Copyright © by the authors.


During the nineteenth century, exponential growth in sheep pastoralism in Australia and New Zealand, and in less predictable locales such as the Sandwich Islands (Hawaii) and Rapanui (Easter Island), fueled the alienation of Indigenous peoples from their lands. The sheep and their wool, at the heart of these ‘grass wars,’ fed a global industry that supported another kind of war – the mass, cold climate warfare characterizing the century between the Crimean and Korean wars. Not until the second quarter of the nineteenth century did mechanization and factory organization affect wool production, as assiduous Australasian sheep husbandry bred wool staples long and strong enough to bear the stresses of industrial modes of textile production. This led to British imperial leadership in wool production, in its colonial territories (Australia, New Zealand, South Africa), and in locations such as Rapanui, not British by nationality but driven by British capital. So important and lucrative was the market for wool that the British-Chilean company, Williamson Balfour, which ran Rapanui as a sheep station from 1897-1953, allowed the sheep the run of the island while forcing the islanders to live in fenced compounds.

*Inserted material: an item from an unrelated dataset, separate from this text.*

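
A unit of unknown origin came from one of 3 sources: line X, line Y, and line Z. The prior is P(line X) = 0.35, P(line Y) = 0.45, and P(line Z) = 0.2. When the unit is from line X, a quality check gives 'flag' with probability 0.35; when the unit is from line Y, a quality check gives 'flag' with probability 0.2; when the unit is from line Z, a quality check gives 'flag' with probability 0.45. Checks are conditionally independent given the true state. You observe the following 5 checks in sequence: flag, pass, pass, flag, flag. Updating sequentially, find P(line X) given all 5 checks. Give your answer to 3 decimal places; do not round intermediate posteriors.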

Meanwhile, the important producers of woolen textiles—the U.S., U.K., Germany, France, and eventually Japan—could not rely on domestic fleece to fill their manufacturing needs, and imported heavily from British-controlled wool markets, particularly in wartime. New Zealand and Sandwich Islands wool, for example, helped clothe the Union Army during the American Civil War. This paper, part of a larger project exploring the relationship between wool and war, examines how, in the industrial age, the “deep local” effects of taking land from indigenous populations and turning it over to sheep pastoralism both encouraged and was encouraged by the “pan-global” trade in wool that resulted.